Wetlands are important - they can improve water quality, reduce flooding and erosion, help recharge the water table and provide rich habitat for plants and animals. Wetland boundaries are can change over time, so their boundaries are determined where 50% of the plant community consists of upland plant species.


The Wilber Lake Wetland is comprised of marsh and swamps.
 

Swamps are the wooded areas that are often flooded for a portion of the year. The Wilber Lake wetlands are dominated by trees such as the above willows, dogwood and Silver Maple.


Marshes are wetlands that are periodically or permanently flooded with water and does not include trees.

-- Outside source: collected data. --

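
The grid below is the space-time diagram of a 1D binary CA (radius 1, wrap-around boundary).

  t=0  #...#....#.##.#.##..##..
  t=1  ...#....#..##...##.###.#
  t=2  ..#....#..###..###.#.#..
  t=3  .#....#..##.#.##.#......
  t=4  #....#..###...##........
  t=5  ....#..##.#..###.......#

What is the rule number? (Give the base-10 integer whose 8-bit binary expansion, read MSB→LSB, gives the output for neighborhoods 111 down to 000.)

  ### -> .   bit 7 = 0  t=1,i=20
  ##. -> #   bit 6 = 1  t=0,i=12
  #.# -> .   bit 5 = 0  t=0,i=10
  #.. -> .   bit 4 = 0  t=0,i=1
  .## -> #   bit 3 = 1  t=0,i=11
  .#. -> .   bit 2 = 0  t=0,i=0
  ..# -> #   bit 1 = 1  t=0,i=3
  ... -> .   bit 0 = 0  t=0,i=2
  bits 01001010 = 74

74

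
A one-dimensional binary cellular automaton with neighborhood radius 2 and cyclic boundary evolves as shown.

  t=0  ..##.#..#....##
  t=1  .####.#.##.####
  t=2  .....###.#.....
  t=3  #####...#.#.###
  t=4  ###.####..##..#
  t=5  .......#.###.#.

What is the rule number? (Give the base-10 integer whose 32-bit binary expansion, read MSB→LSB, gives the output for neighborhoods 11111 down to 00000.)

2502572895

  #####|#  b31=1 t=3,i=0
  ####.|.  b30=0 t=1,i=3
  ###.#|.  b29=0 t=1,i=4
  ###..|#  b28=1 t=3,i=4
  ##.##|.  b27=0 t=1,i=0
  ##.#.|#  b26=1 t=0,i=4
  ##..#|.  b25=0 t=0,i=0
  ##...|#  b24=1 t=3,i=5
  #.###|.  b23=0 t=1,i=1
  #.##.|.  b22=0 t=1,i=8
  #.#.#|#  b21=1 t=1,i=6
  #.#..|.  b20=0 t=0,i=5
  #..##|#  b19=1 t=0,i=1
  #..#.|.  b18=0 t=0,i=7
  #...#|#  b17=1 t=3,i=6
  #....|.  b16=0 t=0,i=10
  .####|.  b15=0 t=1,i=2
  .###.|.  b14=0 t=2,i=6
  .##.#|#  b13=1 t=0,i=3
  .##..|#  b12=1 t=0,i=14
  .#.##|#  b11=1 t=1,i=7
  .#.#.|.  b10=0 t=3,i=9
  .#..#|#  b9=1 t=0,i=6
  .#...|#  b8=1 t=0,i=9
  ..###|.  b7=0 t=2,i=5
  ..##.|#  b6=1 t=0,i=2
  ..#.#|.  b5=0 t=3,i=8
  ..#..|#  b4=1 t=0,i=8
  ...##|#  b3=1 t=0,i=12
  ...#.|#  b2=1 t=3,i=7
  ....#|#  b1=1 t=0,i=11
  .....|#  b0=1 t=2,i=0
  bits 10010101001010100011101101011111 = 2502572895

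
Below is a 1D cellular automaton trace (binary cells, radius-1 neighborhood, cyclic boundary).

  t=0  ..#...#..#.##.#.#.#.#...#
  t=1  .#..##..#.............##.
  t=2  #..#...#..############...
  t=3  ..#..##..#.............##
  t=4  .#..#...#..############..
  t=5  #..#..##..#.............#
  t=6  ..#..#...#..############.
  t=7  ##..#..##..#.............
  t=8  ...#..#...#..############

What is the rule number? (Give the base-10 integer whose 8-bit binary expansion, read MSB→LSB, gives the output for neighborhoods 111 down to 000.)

  nb ###: next=.  (t=2,i=11, bit7=0)
  nb ##.: next=.  (t=0,i=12, bit6=0)
  nb #.#: next=.  (t=0,i=10, bit5=0)
  nb #..: next=.  (t=0,i=0, bit4=0)
  nb .##: next=.  (t=0,i=11, bit3=0)
  nb .#.: next=.  (t=0,i=2, bit2=0)
  nb ..#: next=#  (t=0,i=1, bit1=1)
  nb ...: next=#  (t=0,i=4, bit0=1)
  bits 00000011 = 3

3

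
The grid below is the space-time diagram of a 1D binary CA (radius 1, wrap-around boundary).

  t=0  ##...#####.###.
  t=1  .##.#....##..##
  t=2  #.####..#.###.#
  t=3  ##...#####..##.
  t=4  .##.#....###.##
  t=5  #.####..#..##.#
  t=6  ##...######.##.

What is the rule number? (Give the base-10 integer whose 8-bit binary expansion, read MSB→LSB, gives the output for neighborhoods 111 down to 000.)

118

  ###|.  b7=0 t=0,i=6
  ##.|#  b6=1 t=0,i=1
  #.#|#  b5=1 t=0,i=10
  #..|#  b4=1 t=0,i=2
  .##|.  b3=0 t=0,i=0
  .#.|#  b2=1 t=1,i=4
  ..#|#  b1=1 t=0,i=4
  ...|.  b0=0 t=0,i=3
  bits 01110110 = 118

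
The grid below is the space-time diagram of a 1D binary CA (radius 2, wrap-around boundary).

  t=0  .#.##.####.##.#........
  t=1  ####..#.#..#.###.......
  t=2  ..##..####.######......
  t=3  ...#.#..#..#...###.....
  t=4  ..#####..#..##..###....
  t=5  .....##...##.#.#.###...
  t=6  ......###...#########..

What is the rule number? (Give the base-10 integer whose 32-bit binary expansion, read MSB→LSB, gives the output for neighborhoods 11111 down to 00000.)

1442471716

  [31] ##### => .  t=2,i=13
  [30] ####. => #  t=0,i=8
  [29] ###.# => .  t=0,i=9
  [28] ###.. => #  t=1,i=3
  [27] ##.## => .  t=0,i=5
  [26] ##.#. => #  t=0,i=13
  [25] ##..# => .  t=1,i=4
  [24] ##... => #  t=1,i=16
  [23] #.### => #  t=0,i=6
  [22] #.##. => #  t=0,i=3
  [21] #.#.# => #  t=5,i=13
  [20] #.#.. => #  t=0,i=14
  [19] #..## => #  t=2,i=5
  [18] #..#. => .  t=1,i=5
  [17] #...# => #  t=3,i=13
  [16] #.... => .  t=0,i=16
  [15] .#### => .  t=0,i=7
  [14] .###. => #  t=1,i=14
  [13] .##.# => .  t=0,i=4
  [12] .##.. => #  t=2,i=3
  [11] .#.## => #  t=0,i=2
  [10] .#.#. => #  t=1,i=7
  [9] .#..# => #  t=1,i=9
  [8] .#... => #  t=0,i=15
  [7] ..### => .  t=1,i=0
  [6] ..##. => .  t=2,i=2
  [5] ..#.# => #  t=0,i=1
  [4] ..#.. => .  t=3,i=8
  [3] ...## => .  t=1,i=22
  [2] ...#. => #  t=0,i=0
  [1] ....# => .  t=0,i=22
  [0] ..... => .  t=0,i=17
  bits 01010101111110100101111100100100 = 1442471716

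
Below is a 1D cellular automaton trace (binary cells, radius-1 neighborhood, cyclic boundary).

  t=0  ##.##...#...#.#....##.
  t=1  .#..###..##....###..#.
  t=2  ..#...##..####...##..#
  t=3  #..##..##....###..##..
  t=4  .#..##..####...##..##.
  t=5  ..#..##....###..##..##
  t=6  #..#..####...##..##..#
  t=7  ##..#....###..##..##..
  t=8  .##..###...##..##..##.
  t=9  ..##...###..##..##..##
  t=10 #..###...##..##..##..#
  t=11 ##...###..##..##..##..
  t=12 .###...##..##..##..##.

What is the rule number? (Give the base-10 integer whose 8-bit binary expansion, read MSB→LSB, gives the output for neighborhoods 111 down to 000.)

  [7] ### => .  t=1,i=5
  [6] ##. => #  t=0,i=1
  [5] #.# => .  t=0,i=2
  [4] #.. => #  t=0,i=5
  [3] .## => .  t=0,i=0
  [2] .#. => .  t=0,i=8
  [1] ..# => .  t=0,i=7
  [0] ... => #  t=0,i=6
  bits 01010001 = 81

81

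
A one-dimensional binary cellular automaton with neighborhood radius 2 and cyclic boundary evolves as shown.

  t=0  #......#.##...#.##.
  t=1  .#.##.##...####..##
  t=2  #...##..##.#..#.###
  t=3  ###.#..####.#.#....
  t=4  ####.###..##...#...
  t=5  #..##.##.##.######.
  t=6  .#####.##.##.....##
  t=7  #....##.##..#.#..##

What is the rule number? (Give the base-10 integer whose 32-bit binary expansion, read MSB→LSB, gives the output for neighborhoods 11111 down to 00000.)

1024091125

  nb #####: next=.  (t=5,i=14, bit31=0)
  nb ####.: next=.  (t=1,i=13, bit30=0)
  nb ###.#: next=#  (t=3,i=2, bit29=1)
  nb ###..: next=#  (t=1,i=14, bit28=1)
  nb ##.##: next=#  (t=1,i=5, bit27=1)
  nb ##.#.: next=#  (t=0,i=18, bit26=1)
  nb ##..#: next=.  (t=1,i=15, bit25=0)
  nb ##...: next=#  (t=0,i=11, bit24=1)
  nb #.###: next=.  (t=2,i=16, bit23=0)
  nb #.##.: next=.  (t=0,i=9, bit22=0)
  nb #.#.#: next=.  (t=1,i=1, bit21=0)
  nb #.#..: next=.  (t=0,i=0, bit20=0)
  nb #..##: next=#  (t=1,i=16, bit19=1)
  nb #..#.: next=.  (t=2,i=13, bit18=0)
  nb #...#: next=#  (t=0,i=12, bit17=1)
  nb #....: next=.  (t=0,i=2, bit16=0)
  nb .####: next=.  (t=1,i=12, bit15=0)
  nb .###.: next=#  (t=3,i=1, bit14=1)
  nb .##.#: next=#  (t=0,i=17, bit13=1)
  nb .##..: next=.  (t=0,i=10, bit12=0)
  nb .#.##: next=.  (t=0,i=8, bit11=0)
  nb .#.#.: next=.  (t=3,i=13, bit10=0)
  nb .#..#: next=#  (t=2,i=12, bit9=1)
  nb .#...: next=#  (t=0,i=1, bit8=1)
  nb ..###: next=#  (t=1,i=11, bit7=1)
  nb ..##.: next=#  (t=1,i=17, bit6=1)
  nb ..#.#: next=#  (t=0,i=7, bit5=1)
  nb ..#..: next=#  (t=4,i=15, bit4=1)
  nb ...##: next=.  (t=1,i=10, bit3=0)
  nb ...#.: next=#  (t=0,i=6, bit2=1)
  nb ....#: next=.  (t=0,i=5, bit1=0)
  nb .....: next=#  (t=0,i=3, bit0=1)
  bits 00111101000010100110001111110101 = 1024091125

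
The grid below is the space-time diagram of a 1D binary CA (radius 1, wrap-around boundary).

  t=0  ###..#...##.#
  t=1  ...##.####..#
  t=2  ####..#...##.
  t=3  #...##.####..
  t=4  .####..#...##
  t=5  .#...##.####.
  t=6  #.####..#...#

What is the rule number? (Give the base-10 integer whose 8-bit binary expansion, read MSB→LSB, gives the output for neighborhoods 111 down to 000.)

  [7] ### => .  t=0,i=0
  [6] ##. => .  t=0,i=2
  [5] #.# => .  t=0,i=11
  [4] #.. => #  t=0,i=3
  [3] .## => #  t=0,i=9
  [2] .#. => .  t=0,i=5
  [1] ..# => #  t=0,i=4
  [0] ... => #  t=0,i=7
  bits 00011011 = 27

27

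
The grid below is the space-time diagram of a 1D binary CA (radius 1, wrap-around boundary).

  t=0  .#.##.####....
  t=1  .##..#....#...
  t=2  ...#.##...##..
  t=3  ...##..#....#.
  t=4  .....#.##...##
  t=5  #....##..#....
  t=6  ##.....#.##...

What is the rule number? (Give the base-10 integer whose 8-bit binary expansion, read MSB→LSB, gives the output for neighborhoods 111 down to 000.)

  ###|.  b7=0 t=0,i=7
  ##.|.  b6=0 t=0,i=4
  #.#|#  b5=1 t=0,i=2
  #..|#  b4=1 t=0,i=10
  .##|.  b3=0 t=0,i=3
  .#.|#  b2=1 t=0,i=1
  ..#|.  b1=0 t=0,i=0
  ...|.  b0=0 t=0,i=11
  bits 00110100 = 52

52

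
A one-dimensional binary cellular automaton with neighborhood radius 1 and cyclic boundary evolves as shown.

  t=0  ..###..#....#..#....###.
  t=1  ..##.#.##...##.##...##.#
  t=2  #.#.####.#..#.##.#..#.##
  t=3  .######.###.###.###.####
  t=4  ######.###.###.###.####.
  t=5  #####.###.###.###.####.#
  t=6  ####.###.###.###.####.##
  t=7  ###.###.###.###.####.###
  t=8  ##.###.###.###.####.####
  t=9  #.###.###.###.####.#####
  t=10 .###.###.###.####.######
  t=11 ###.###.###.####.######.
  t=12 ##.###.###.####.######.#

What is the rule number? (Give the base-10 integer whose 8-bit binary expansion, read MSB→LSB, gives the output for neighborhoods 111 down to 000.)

  ### -> #   bit 7 = 1  t=0,i=3
  ##. -> .   bit 6 = 0  t=0,i=4
  #.# -> #   bit 5 = 1  t=1,i=4
  #.. -> #   bit 4 = 1  t=0,i=5
  .## -> #   bit 3 = 1  t=0,i=2
  .#. -> #   bit 2 = 1  t=0,i=7
  ..# -> .   bit 1 = 0  t=0,i=1
  ... -> .   bit 0 = 0  t=0,i=0
  bits 10111100 = 188

188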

The Wilber Lake marsh vegetation typically consists of non-woody plants such as cattails, rushes, reeds, grasses, lilies and sedges.

Like all wetlands at this time of the year the area was teeming with bird species such as: yellow throat, yellow warblers, bitterns, mallards, Canada geese, grackels, swamp sparrows etc. Here a Red-Winged Blackbird keeps a wary eye on us.


Wilber Lake as part of a recreational water trail

Wilber Lake is part of a very enjoyable 14km recreational water trail from Golden Lake to Eganville. This paddle offers a variety of natural features as well as a variety of paddling experiences. The rapids in the Wilber Lake to Eganville section offers excitement in the higher waters of spring and early summer when rocks are of little concern.

The put-in is at the Ruby Rd bridge (P1) and the take-out at Eganville beach (T).